Article status: Draft
Time Estimate for Reading: 30 min
Learning Objectives: Velocity, Accelration and Power
Effort Required: Medium
Pedagogy Model: Evolution, Formula Analysis, Inter-disciplinary
Prior Physics Concepts: displacement, velocity, acceleration, mass
Prior Math Tools: Secondary school level Arithmetic, geometry and algebra
We wish to analyse and predict the motion of objects. So far we have identified that the amount of motion can be measured using the concepts of displacement, velocity and acceleration. We also understood the significance of acceleration; the bridge between space, time and mass.
Just to refresh our memory, measurement of velocity requires two points. Measure the distance between them and divide by the time interval.
Similarly, measurement of acceleration requires 3 points. measure the velocity between points 1 and 2, 2 and 3. also clock the time interval between points 1 and 3. now acceleration can be calculated by taking the difference in velocities and dividing by the total time taken. By getting the 3 point closer and closer, we would get more accurate measurement of acceleration. Mathematically speaking we say acceleration at a point (we shall see how geometry helped newton to settle this issue). but in practice we need 3 points.
Now that we know how to measure, We know the effect. Having known the effect, we are interested in causing the effect. Let us try to understand the cause of motion; motion in a straight line with constant velocity or constant acceleration. For that we will have to add the concept of power to our vocabulary.
What is power?
Let us begin with the definition, take a real life example and try to understand it step by step.
Definition:
Power = mass of the object x required acceleration x velocity of the object. This might look incomprehensible in the beginning but it is rather a very simple concept. It would be all the more intriguing if you have come across the text book definition "power is rate of doing work or rate of spending energy". Similar to displacement, work and energy are abstract concepts. They cannot be experienced in real life. We wont need them for the time being. Let us defer a discussion on work and energy later. So all we need is power to cause motion.
Since we state that power is real, let us take a real life example of using a two wheeler. Say a bike. the bike may be a by cycle (mechanical power), gasoline power bike (thermal power) or an electric bike (Electric power). Notice that power can be provided from different sources.
Electric Power = Voltage x current
Thermal power = mass x Specific heat capacity x average temperature difference/second
Mechanical power (linear motion) = mass x acceleration x average velocity
Mechanical power (rotational motion) = 2 x pi x revs per second x mass x acceleration x radius
Do not bother if you have not understood the formulas. we will get to it shortly.
Real life example 1: Bike
State 1.Initially the bike is a rest (initial velocity is zero).
State 2: Mount on the bike and start the engine. Let us assume it has an automatic gear and the road is perfectly horizontal.
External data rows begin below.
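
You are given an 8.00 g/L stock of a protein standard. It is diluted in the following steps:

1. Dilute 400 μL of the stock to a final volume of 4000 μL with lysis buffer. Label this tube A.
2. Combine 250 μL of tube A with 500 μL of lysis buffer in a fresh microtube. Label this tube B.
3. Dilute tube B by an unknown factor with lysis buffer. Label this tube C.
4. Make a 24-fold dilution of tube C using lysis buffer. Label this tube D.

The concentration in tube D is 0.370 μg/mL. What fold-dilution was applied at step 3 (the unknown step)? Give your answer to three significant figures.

Step 1: 400 μL brought to 4000 μL → factor 4000/400 = 10
Step 2: 250 μL + 500 μL = 750 μL total → factor 750/250 = 3
Step 3: unknown factor x
Step 4: 24-fold → factor 24
Product of known-step factors = 720
Overall factor = 8.00 g/L / (0.370 μg/mL) = 21622
x = 21622 / 720 = 30.0

30.0-fold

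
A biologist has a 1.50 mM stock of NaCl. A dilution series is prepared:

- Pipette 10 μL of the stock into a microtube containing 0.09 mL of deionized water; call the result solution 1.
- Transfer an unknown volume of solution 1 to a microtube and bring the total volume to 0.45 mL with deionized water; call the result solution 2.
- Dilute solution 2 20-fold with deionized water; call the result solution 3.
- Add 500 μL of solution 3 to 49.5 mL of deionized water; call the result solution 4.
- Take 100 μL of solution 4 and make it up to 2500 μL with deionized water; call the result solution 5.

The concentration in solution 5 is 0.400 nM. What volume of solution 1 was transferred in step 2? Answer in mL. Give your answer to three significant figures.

0.0600 mL

Step 1: 10 μL + 0.09 mL = 100 μL total → factor 100/10 = 10
Step 2: v brought to 0.45 mL → factor = 0.45 mL/v
Step 3: 20-fold → factor 20
Step 4: 500 μL + 49.5 mL = 50000 μL total → factor 50000/500 = 100
Step 5: 100 μL brought to 2500 μL → factor 2500/100 = 25
Product of known-step factors = 5 × 10^5
Overall factor = 1.50 mM / (0.400 nM) = 3.75 × 10^6
Step-2 factor = 3.75 × 10^6 / 5 × 10^5 = 7.5
v = 0.45 mL / 7.5 = 0.0600 mL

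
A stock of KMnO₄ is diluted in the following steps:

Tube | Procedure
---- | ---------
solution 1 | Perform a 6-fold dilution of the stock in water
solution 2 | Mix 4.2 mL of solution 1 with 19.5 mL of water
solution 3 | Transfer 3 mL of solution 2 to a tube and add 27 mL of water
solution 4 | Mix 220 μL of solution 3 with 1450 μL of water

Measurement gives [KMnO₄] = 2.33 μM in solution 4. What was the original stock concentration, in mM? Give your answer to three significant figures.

5.99 mM

Step 1: 6-fold → factor 6
Step 2: 4.2 mL + 19.5 mL = 23.7 mL total → factor 23.7/4.2 = 5.6429
Step 3: 3 mL + 27 mL = 30 mL total → factor 30/3 = 10
Step 4: 220 μL + 1450 μL = 1670 μL total → factor 1670/220 = 7.5909
Overall dilution factor = 6 × 5.6429 × 10 × 7.5909 = 2570.1
Stock = 2.33 μM × 2570.1 = 5988 μM = 5.99 mM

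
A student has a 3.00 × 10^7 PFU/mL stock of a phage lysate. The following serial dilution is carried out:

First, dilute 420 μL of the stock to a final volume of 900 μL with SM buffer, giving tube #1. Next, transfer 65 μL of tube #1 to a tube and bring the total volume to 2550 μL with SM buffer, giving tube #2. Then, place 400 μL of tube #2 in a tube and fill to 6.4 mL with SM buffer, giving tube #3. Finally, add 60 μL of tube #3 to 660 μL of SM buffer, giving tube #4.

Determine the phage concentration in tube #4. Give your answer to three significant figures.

1.86 × 10^3 PFU/mL

Step 1: 420 μL brought to 900 μL → factor 900/420 = 2.1429
Step 2: 65 μL brought to 2550 μL → factor 2550/65 = 39.231
Step 3: 400 μL brought to 6.4 mL → factor 6400/400 = 16
Step 4: 60 μL + 660 μL = 720 μL total → factor 720/60 = 12
Overall dilution factor = 2.1429 × 39.231 × 16 × 12 = 16141
Final = 3.00 × 10^7 PFU/mL / 16141 = 1.86 × 10^3 PFU/mL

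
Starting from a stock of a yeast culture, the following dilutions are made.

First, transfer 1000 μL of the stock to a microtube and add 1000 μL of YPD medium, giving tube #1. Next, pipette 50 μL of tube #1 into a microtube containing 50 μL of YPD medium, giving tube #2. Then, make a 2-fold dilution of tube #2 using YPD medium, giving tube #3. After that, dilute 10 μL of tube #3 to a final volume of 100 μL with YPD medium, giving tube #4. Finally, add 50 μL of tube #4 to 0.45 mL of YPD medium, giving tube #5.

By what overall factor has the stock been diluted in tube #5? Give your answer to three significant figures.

800

Step 1: 1000 μL + 1000 μL = 2000 μL total → factor 2000/1000 = 2
Step 2: 50 μL + 50 μL = 100 μL total → factor 100/50 = 2
Step 3: 2-fold → factor 2
Step 4: 10 μL brought to 100 μL → factor 100/10 = 10
Step 5: 50 μL + 0.45 mL = 500 μL total → factor 500/50 = 10
Overall dilution factor = 2 × 2 × 2 × 10 × 10 = 800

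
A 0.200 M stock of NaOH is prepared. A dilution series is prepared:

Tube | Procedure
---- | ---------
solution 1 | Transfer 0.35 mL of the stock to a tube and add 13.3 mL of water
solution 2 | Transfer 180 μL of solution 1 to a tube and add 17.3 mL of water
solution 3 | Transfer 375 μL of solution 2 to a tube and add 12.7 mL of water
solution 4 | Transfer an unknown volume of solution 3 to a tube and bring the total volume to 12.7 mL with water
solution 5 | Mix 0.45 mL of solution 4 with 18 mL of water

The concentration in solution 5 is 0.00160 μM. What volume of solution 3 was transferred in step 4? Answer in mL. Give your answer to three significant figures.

Step 1: 0.35 mL + 13.3 mL = 13.65 mL total → factor 13.65/0.35 = 39
Step 2: 180 μL + 17.3 mL = 17480 μL total → factor 17480/180 = 97.111
Step 3: 375 μL + 12.7 mL = 13075 μL total → factor 13075/375 = 34.867
Step 4: v brought to 12.7 mL → factor = 12.7 mL/v
Step 5: 0.45 mL + 18 mL = 18.45 mL total → factor 18.45/0.45 = 41
Product of known-step factors = 5.4141 × 10^6
Overall factor = 0.200 M / (0.00160 μM) = 1.25 × 10^8
Step-4 factor = 1.25 × 10^8 / 5.4141 × 10^6 = 23.088
v = 12.7 mL / 23.088 = 0.550 mL

0.550 mL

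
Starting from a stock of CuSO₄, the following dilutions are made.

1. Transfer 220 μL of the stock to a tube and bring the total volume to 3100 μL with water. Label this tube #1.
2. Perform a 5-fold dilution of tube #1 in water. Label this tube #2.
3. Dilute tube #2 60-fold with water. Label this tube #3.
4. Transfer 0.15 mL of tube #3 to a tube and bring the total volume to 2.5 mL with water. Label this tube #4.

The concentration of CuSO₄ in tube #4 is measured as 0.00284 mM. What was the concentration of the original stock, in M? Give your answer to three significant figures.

0.200 M

Step 1: 220 μL brought to 3100 μL → factor 3100/220 = 14.091
Step 2: 5-fold → factor 5
Step 3: 60-fold → factor 60
Step 4: 0.15 mL brought to 2.5 mL → factor 2.5/0.15 = 16.667
Overall dilution factor = 14.091 × 5 × 60 × 16.667 = 70455
Stock = 0.00284 mM × 70455 = 200.1 mM = 0.200 M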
State 3:Turn the accelerator (throttle) handle and the bike starts moving. You experience a change in velocity as long as you keep turning the accelerator handle (within the limit of traffic and vehicle capability).
Note down the distance traveled and time taken to reach the required velocity
State 4: Once we reach the required velocity (we wont be using the word speed. speed is required only for academic purposes), notice that we will not be twisting the accelerator handle any more. may be if you have noticed carefully we will release it quite a bit once we reached the required velocity.
State 5: Once the destination is reached (we are considering only straight line motion for now), Notice the distance traveled and time taken at constant velocity. Now, we release the accelerator handle from current position, we will observe that the velocity automatically decreases. Again measure note the distance traveled and time taken to reach zero velocity. The rate of decreasing velocity is termed deceleration. Just the opposite of acceleration.
If acceleration or deceleration are not constant, we will observe jerk; and jerk is not a comfortable experience.
Let us now go on to calculate the power required at various states.
Consider mass of the bike (including the person) = m kg
State 3: Power should be equal to mass x required acceleration of the object x average velocity
therefore power required = m x a x d/t. and is measured in watts.
m x a is quite intuitive. but, we may ask why d/t?. The answer is, any displacement will take a certain amount of time. So to define power in a sentence, Power is a quantity which is a product of mass to be accelerated through space in a given amount of time. the given amount of time is one second. Observe that during an accelerated motion, the velocity will keep changing every second. So, we need to keep changing the power every second (reason for gradually twisting the throttle). we may say that we should provide a continuously varying power. notice that, if you happen to accelerate for a period of 2 secs, the power required in 1 sec is less that the one in the next second (velocity would have increased by now)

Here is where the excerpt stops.